Wer sich anschaut, was der Bundespräsident an Gesetzeswerken zu unterzeichnen hat, wer zudem sieht, wie die letzten Bundespräsidenten und übrigens auch Herr Gauck regierten, dem wird klar, das Amt gehört renoviert, neu erschaffen, anders besetzt.

Für einen Menschen ohne juristische Vorkenntnisse ist das Amt ungeeignet, zu alt sollte so ein Mensch auch nicht sein, und so sehr aus dem Volke kommen, aus der Kirche gar, wie der jetzige Präsident, das müsste er auch nicht. Wozu das führt, zeigt der Aufschrei wegen der Sexismusdebatte, so ein Mensch muss mit beiden Beinen im Leben stehen, die herrschenden Realitäten kennen, besser als Parteigänger, die einem bestimmten Programm folgen.

Das Amt gehört quasi neu erschaffen, wenn es nicht abgeschafft werden soll. Sollten nicht vielleicht die Verfassungsrichter in einer mindestens Zweidrittel-Mehrheit über die Besetzung des Amtes entscheiden? Dafür eigens einen Richter, der nicht aus ihren Reihen kommen darf, ernennen? Dieser Mann, der sich mit der Juristerei befasst hat, wäre er nicht viel geeigneter, darüber zu befinden, ob Gesetze mit der Verfassung übereinstimmen?

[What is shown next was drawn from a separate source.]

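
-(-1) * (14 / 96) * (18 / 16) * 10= 1.64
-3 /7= -0.43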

Wie viele Klagen, endlose, sinnlose Zeit, würde das ersparen, das Verfassungsgericht gar entlasten. Und wenn es einmal Fragen gibt, hätte dieser Richter vor einer Unterzeichnung ein Gremium zur Verfügung, das sich im wahrsten Sinne des Wortes mit solchen Dingen auskennt.

So jedenfalls, wie das Amt bei den letzten Malen ausgestattet wurde, wirkt es wie aus einer anderen Zeit. Natürlich muss ein Bundespräsident auch schöne Reden halten, mahnen. Aber wäre ein Richter nicht dazu besser geeignet? Wären seine Reden nicht viel weniger angreifbar. Würde er nicht seine Worte auf die Goldwaage legen, bevor er sie spräche?

Vielleicht ist es wirklich an der Zeit, das Amt zu überdenken, wahrscheinlich täte uns das allen gut. Oder meinen Sie nicht?